I also can't seem to find the time to work on myself as a person mentally. I still have days where I'm feeling down about having to restart my entire life. I don't really miss her at all (just miss joking with her), I'm gradually getting to the point where I'm comfortable being alone, but what I definitely still miss is not having to worry about restarting my life. I wish I could take a year off from work, or just snap my fingers and be physically & mentally fit.

I guess I miss being oblivious to being unhappy with myself. I can see the light at the end of the tunnel in a lot of cases but most of the time I take no comfort in the fact that there is a light. I have a hard time focusing on getting there eventually, and spend more time focusing on how do I get there as fast as possible.


----------



## Shooboomafoo (Mar 30, 2011)

Hey man!
Relax!
The good thing is, all this is on your own time line.
Shooooooot.... Ive been living on the pre-determined schedule of a wife for the last ten years, attempting to make her happy, and that didnt end up working out..lol.
So i am trying to figure out whats going to make me happy. Youve done a hell of a lot more than I have since divorcing. mine was official aug.31 of 2011, and Im just freakin getting past the pissy and depressed (consistently) stages. I still have my days, and post them freely here unfortunately... 
But my point is, to enjoy the space, theres no rush, no expectation from anyone to get to any particular "place" in mindset. 
With the emotional aspects after a divorce, some folks, namely myself, have to get all that out otherwise it builds and comes out at inopportune times. 

I know what you mean about the "restarting your entire life" feeling. I took a sense of accomplishment and position as a married man with family. It wasnt pride, but a sense of having reached a respectable stage in my life. Once that was gone, the sense of failure was hard to dismiss even if it wasnt my fault. 

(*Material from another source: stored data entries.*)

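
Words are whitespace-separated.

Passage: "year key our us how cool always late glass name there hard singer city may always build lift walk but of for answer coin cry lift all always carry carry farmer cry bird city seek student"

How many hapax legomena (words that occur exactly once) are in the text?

Frequencies: always:3, city:2, lift:2, cry:2, carry:2, year:1, key:1, our:1, us:1, how:1, cool:1, late:1, glass:1, name:1, there:1, hard:1, singer:1, may:1, build:1, walk:1, … (10 more, each freq 1)
Hapax (freq=1): all, answer, bird, build, but, coin, cool, farmer, for, glass, hard, how, key, late, may, name, of, our, seek, singer, student, there, us, walk, year

25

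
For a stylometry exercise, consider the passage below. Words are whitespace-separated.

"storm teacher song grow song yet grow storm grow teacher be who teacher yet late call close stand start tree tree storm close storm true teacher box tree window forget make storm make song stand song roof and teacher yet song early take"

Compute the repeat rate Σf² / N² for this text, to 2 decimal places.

Frequencies: storm:5, teacher:5, song:5, grow:3, yet:3, tree:3, close:2, stand:2, make:2, be:1, who:1, late:1, call:1, start:1, true:1, box:1, window:1, forget:1, roof:1, and:1, … (2 more, each freq 1)
Σf² = 127; N² = 1849
Repeat rate = 127 / 1849 = 0.07

0.07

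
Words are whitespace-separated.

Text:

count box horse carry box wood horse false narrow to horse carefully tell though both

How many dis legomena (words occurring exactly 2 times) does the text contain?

Frequencies: horse:3, box:2, count:1, carry:1, wood:1, false:1, narrow:1, to:1, carefully:1, tell:1, though:1, both:1
Words with frequency 2: box

1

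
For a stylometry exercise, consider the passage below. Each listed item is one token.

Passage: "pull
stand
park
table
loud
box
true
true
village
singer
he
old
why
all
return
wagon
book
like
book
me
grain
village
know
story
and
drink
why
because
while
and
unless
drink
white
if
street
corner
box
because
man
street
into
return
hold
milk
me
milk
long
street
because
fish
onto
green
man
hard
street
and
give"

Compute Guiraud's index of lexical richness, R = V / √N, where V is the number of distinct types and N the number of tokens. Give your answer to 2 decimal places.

N = 57, V = 40.
√N = 7.549834
R = 40 / 7.549834 = 5.30

5.30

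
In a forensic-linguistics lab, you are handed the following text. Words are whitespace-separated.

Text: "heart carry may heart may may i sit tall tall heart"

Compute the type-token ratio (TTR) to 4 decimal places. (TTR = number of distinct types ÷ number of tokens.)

N = 11 tokens, V = 6 types.
TTR = V / N = 6 / 11 = 0.5455

0.5455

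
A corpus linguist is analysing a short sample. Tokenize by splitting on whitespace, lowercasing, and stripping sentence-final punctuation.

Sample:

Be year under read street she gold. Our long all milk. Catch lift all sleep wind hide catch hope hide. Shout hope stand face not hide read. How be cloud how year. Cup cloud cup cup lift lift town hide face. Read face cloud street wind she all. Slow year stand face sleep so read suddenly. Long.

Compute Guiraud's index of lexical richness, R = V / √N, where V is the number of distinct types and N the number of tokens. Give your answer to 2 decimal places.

N = 57, V = 28.
√N = 7.549834
R = 28 / 7.549834 = 3.71

3.71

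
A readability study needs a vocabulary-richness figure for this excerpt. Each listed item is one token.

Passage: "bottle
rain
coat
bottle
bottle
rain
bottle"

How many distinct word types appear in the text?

Distinct types: {bottle, coat, rain}
V = 3

3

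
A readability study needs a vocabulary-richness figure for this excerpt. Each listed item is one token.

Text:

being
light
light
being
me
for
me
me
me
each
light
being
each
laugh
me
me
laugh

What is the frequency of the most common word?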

If youve only been divorced for a couple of months, please just give yourself some room to center. It is what brings clarity during these times that can be confusing.


----------



## LovesHerMan (Jul 28, 2011)

I vote for relaxing with friends. You have just endured a huge trauma, and you don't need to be cluttering up your mind with staying overtime at work or pushing yourself too hard at the gym. Clarity will come with being relaxed and calm. Be good to yourself.


----------



## nice777guy (Nov 23, 2009)

Do what you feel. Push yourself a little bit now and then to get some things done. But don't be too hard on yourself on those days when you don't want to do a damn thing.


----------



## Mrlonelyhearts (Apr 12, 2012)

Shooboomafoo said:


> Shooooooot.... Ive been living on the pre-determined schedule of a wife for the last ten years, attempting to make her happy, and that didnt end up working out..lol.


I hear that. So much more free time not having to worry about trying to make someone happy who really wanted to be miserable.



Santofimio said:


> I also can't seem to find the time to work on myself as a person mentally.


Come on. You gotta make time for this one. Coming here and posting and reading is a good start. Get some books from the library. Read up on some web sites. Read something inspirational once per day. Nothing has to be so intense that it takes all your time.


----------



## Santofimio (Oct 26, 2011)

Thank you guys for your replies. I try to take things one day at a time but it sucks when most days are filled with unavoidable obligations like work, house chores, yard work, etc. 

I thought I would feel better after the Divorce, and I did for a little but I'm back to being slightly depressed. Although I'm the one who filed, I wished I didn't feel like I had no other choice. I haven't embraced the "Freedom" yet cause I didn't want it that much to begin with. 
_Posted via Mobile Device_


----------